Yesterday was "one of those days" that followed immediately behind "one of those weeks" in my caregiving journey.  Mom had been crotchety and critical, and my store of patience and kindness were at an all time low.  I am sorry to say I had sunk to the level of feeding her bad attitude with a queen sized bad attitude of my own.  I'd stopped bothering with such niceties as a cheerful smile or kind and cajoling words of encouragement and love, and thus was feeding Mom's determined belief that she was not being treated well.  I told my husband that she acted as though she believed herself to be paying for service in a luxury hotel and that she was being cheated because the workers  in this place just were not up to par. 

Last night I went into Mom's room to deliver her evening snack.  I was emptying her trash cans when I noticed she had thrown her head back in a somewhat dramatic looking pose and had one hand limply draped across her brow.  I thought, "Oh for goodness sake."

"What's wrong with you?" I snapped. 

She sat up straight, surveyed me and said, "I was praying for you!" 

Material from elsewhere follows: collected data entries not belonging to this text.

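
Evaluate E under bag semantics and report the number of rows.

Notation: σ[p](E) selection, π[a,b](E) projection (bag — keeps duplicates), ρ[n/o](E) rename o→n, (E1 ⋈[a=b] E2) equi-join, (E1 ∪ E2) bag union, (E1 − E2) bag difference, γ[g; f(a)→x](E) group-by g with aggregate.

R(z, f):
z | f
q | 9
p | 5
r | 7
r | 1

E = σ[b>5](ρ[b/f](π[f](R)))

Subexpression sizes:
  R → 4
  π[f](R) → 4
  ρ[b/f](π[f](R)) → 4
  σ[b>5](ρ[b/f](π[f](R))) → 2

|E| = 2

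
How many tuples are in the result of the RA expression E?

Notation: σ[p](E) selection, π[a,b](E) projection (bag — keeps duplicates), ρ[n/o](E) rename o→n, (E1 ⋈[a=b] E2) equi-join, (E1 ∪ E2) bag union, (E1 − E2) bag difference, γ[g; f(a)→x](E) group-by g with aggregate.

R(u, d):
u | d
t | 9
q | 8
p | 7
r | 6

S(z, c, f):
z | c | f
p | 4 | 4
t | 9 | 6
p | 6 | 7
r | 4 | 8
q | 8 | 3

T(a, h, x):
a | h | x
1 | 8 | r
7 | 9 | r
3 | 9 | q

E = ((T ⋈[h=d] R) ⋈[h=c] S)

Subexpression sizes:
  T → 3
  R → 4
  (T ⋈[h=d] R) → 3
  S → 5
  ((T ⋈[h=d] R) ⋈[h=c] S) → 3

|E| = 3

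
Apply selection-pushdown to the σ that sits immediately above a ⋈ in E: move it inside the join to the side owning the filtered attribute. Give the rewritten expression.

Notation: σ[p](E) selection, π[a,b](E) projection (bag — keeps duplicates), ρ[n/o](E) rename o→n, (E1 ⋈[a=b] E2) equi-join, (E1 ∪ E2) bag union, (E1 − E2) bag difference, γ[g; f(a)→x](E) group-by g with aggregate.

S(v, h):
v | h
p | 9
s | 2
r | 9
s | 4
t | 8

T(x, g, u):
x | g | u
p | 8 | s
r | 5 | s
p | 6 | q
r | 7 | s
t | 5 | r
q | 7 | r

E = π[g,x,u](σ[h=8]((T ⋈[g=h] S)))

σ filters on h, owned by the right side.
E' = π[g,x,u]((T ⋈[g=h] σ[h=8](S)))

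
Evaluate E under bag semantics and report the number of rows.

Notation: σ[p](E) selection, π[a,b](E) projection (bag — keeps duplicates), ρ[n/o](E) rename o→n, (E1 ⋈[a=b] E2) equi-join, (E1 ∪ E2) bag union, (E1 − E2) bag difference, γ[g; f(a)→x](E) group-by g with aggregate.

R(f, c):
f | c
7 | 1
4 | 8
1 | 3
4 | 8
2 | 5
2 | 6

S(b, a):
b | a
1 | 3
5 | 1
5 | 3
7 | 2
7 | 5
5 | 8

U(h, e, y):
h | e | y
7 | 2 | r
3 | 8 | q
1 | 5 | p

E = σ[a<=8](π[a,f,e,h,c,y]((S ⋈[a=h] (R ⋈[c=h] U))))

Subexpression sizes:
  S → 6
  R → 6
  U → 3
  (R ⋈[c=h] U) → 2
  (S ⋈[a=h] (R ⋈[c=h] U)) → 3
  π[a,f,e,h,c,y]((S ⋈[a=h] (R ⋈[c=h] U))) → 3
  σ[a<=8](π[a,f,e,h,c,y]((S ⋈[a=h] (R ⋈[c=h] U)))) → 3

|E| = 3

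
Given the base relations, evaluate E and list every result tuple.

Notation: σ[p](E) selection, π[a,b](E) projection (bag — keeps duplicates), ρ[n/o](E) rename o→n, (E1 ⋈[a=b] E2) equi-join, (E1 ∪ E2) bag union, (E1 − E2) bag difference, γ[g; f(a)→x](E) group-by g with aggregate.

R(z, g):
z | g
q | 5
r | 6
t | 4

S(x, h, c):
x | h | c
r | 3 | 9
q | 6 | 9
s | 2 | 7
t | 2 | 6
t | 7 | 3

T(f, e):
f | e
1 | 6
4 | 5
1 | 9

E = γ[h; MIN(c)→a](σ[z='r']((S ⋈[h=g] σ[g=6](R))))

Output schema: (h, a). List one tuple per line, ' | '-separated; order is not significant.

Per-node cardinality:
  S → 5
  R → 3
  σ[g=6](R) → 1
  (S ⋈[h=g] σ[g=6](R)) → 1
  σ[z='r']((S ⋈[h=g] σ[g=6](R))) → 1
  γ[h; MIN(c)→a](σ[z='r']((S ⋈[h=g] σ[g=6](R)))) → 1

== RESULT ==
h | a
6 | 9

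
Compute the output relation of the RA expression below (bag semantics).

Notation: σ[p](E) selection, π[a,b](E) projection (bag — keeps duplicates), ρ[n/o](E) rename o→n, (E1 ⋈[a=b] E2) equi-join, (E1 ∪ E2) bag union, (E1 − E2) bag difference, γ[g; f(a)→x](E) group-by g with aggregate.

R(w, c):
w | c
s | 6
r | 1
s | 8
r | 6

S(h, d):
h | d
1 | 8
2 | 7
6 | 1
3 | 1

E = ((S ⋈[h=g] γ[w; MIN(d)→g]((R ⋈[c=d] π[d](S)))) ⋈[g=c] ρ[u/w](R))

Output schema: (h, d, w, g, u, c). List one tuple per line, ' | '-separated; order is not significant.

Row counts bottom-up:
  S → 4
  R → 4
  S → 4
  π[d](S) → 4
  (R ⋈[c=d] π[d](S)) → 3
  γ[w; MIN(d)→g]((R ⋈[c=d] π[d](S))) → 2
  (S ⋈[h=g] γ[w; MIN(d)→g]((R ⋈[c=d] π[d](S)))) → 1
  R → 4
  ρ[u/w](R) → 4
  ((S ⋈[h=g] γ[w; MIN(d)→g]((R ⋈[c=d] π[d](S)))) ⋈[g=c] ρ[u/w](R)) → 1

== RESULT ==
h | d | w | g | u | c
1 | 8 | r | 1 | r | 1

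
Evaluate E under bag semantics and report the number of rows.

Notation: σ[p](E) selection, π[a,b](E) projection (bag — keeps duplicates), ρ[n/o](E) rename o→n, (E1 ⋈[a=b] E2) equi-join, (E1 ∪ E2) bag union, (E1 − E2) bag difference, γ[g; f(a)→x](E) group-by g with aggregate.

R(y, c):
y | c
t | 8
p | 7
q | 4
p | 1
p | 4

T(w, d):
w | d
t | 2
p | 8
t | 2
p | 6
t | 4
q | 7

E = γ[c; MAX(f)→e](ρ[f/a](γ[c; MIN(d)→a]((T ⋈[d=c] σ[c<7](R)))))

Stepwise |·|:
  T → 6
  R → 5
  σ[c<7](R) → 3
  (T ⋈[d=c] σ[c<7](R)) → 2
  γ[c; MIN(d)→a]((T ⋈[d=c] σ[c<7](R))) → 1
  ρ[f/a](γ[c; MIN(d)→a]((T ⋈[d=c] σ[c<7](R)))) → 1
  γ[c; MAX(f)→e](ρ[f/a](γ[c; MIN(d)→a]((T ⋈[d=c] σ[c<7](R))))) → 1

|E| = 1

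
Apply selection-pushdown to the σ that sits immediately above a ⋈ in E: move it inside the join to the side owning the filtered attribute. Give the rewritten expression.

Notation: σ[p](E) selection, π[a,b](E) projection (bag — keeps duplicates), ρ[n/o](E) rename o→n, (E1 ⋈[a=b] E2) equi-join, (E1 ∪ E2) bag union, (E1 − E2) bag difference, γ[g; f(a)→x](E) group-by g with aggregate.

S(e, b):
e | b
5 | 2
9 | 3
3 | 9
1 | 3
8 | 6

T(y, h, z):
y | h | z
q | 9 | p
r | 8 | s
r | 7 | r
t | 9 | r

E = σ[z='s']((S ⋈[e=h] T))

σ filters on z, owned by the right side.
E' = (S ⋈[e=h] σ[z='s'](T))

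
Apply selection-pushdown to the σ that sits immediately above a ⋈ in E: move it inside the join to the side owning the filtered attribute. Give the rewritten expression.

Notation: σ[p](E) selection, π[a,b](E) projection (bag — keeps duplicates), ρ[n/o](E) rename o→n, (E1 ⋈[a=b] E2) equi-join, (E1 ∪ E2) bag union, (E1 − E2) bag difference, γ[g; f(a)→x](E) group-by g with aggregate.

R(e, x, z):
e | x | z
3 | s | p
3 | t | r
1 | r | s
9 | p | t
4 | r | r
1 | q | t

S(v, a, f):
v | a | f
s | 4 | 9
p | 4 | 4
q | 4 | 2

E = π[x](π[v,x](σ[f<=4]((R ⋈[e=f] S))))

σ filters on f, owned by the right side.
E' = π[x](π[v,x]((R ⋈[e=f] σ[f<=4](S))))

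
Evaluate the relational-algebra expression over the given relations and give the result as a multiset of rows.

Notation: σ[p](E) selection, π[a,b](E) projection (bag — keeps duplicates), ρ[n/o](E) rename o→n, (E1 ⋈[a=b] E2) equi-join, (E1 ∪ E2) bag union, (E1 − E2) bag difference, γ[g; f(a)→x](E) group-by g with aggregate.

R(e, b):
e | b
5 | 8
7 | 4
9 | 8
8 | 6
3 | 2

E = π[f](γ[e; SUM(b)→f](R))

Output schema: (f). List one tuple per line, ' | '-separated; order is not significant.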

I could tell she was telling the exact truth, that she had noted my grim expression when I entered the room and had surmised that I needed prayer.  She was right. 

I laughed and apologized, then said, "Well, maybe you'd better continue on." 

She laughed too. I was humbled by my mother's prayer for me. 

Alzheimer's shrinks the world of its victims.  When memories become like isolated and disconnected islands, the patient has only the moment she is in from which to draw conclusions about her circumstances.  Those conclusions are going to be inaccurate much, if not most of the time.  A good caregiver understands this, and ministers to the patient in the moment she is inhabiting, soothing fears and gently reshaping inaccurate impressions. This week I'll be praying for the strength and wisdom to rise above petty irritations and to be the good caregiver my mom needs!